Benefits for ag in Badgerys Creek airport
THE National Farmers’ Federation welcomes construction of a second Sydney airport. Australian agriculture is export dependent and our sector needs efficient, reliable pathways to deliver our farm produce to market. Air freight has a role to play in this.
Australian farmers need to minimise costs of production and increase efficiency – wherever possible. Infrastructure Australia says logistics amount to as much as 48.5 per cent of farm-gate costs.
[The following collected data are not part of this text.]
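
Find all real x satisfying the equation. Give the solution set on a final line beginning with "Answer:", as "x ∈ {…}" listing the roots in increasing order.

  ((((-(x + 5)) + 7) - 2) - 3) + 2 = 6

Step 1. [((((-(x + 5)) + 7) - 2) - 3) + 2 = 6] subtract 2: x sits inside (… + 2), so sub: (((-(x + 5)) + 7) - 2) - 3 = 4.
Step 2. [(((-(x + 5)) + 7) - 2) - 3 = 4] add 3: x sits inside (… - 3), so sub: ((-(x + 5)) + 7) - 2 = 7.
Step 3. [((-(x + 5)) + 7) - 2 = 7] peel the -2: add 2 from each side. So sub: (-(x + 5)) + 7 = 9.
Step 4. [(-(x + 5)) + 7 = 9] peel the +7: subtract 7 from each side ⇒ sub: -(x + 5) = 2.
Step 5. [-(x + 5) = 2] leading − — multiply by −1 ⇒ neg: x + 5 = -2.
Step 6. [x + 5 = -2] subtract 5: x sits inside (… + 5), so sub: x = -7.

Answer: x ∈ {-7}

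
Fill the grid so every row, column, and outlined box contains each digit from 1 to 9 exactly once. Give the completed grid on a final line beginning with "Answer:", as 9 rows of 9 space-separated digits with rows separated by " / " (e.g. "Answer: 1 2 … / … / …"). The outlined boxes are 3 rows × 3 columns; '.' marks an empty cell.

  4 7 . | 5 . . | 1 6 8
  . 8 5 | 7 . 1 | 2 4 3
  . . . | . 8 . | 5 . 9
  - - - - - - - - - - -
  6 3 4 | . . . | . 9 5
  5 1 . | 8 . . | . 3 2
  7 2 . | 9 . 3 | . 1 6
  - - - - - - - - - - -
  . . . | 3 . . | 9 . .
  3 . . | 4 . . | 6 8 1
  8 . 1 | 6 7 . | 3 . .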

A more efficient supply chain (from farm to international market in less than a day) means lower storage costs, less handling time and ultimately better farm gate returns. For example, a dedicated Cathay Pacific freight service from Toowoomba, Queensland, now delivers Queensland fruit, veggies, and chilled meat direct to Hong Kong.
A new 24-hour Sydney airport spells new, efficient avenues to market for Aussie perishables. It’s entirely feasible produce could be in market within 20 hours of leaving the farm.
When contemplating the new Badgery’s Creek airport, our member body, NSW Farmers, is working with NSW industry and government stakeholders to promote creation of an advanced agricultural precinct linked to the transport hub. Such a precinct would ensure a new era for food and fibre value adding, that leverages new technology across automation, energy and water efficiency, cold chain logistics, freight and advanced manufacturing.
It’s clear for agriculture the sky is the limit when it comes to enhanced international air freight services via a second Sydney airport. But, and there is a big but, a new state-of-the-art, all-day, all-night airport will be next to useless if the connections don’t exist and a damaging curfew is imposed.
To realise benefits for agriculture and our regions there must be a rail line connecting the regions to the airport. Free flowing, adequate arterial roads must also be developed. This doesn’t mean we don’t need more investment in regional and rural roads and rail to get high quality food and fibre from the farm-gate to current and new ports – it is all part of an efficient supply chain.
FIONA SIMSON,
National Farmers’ Federation president.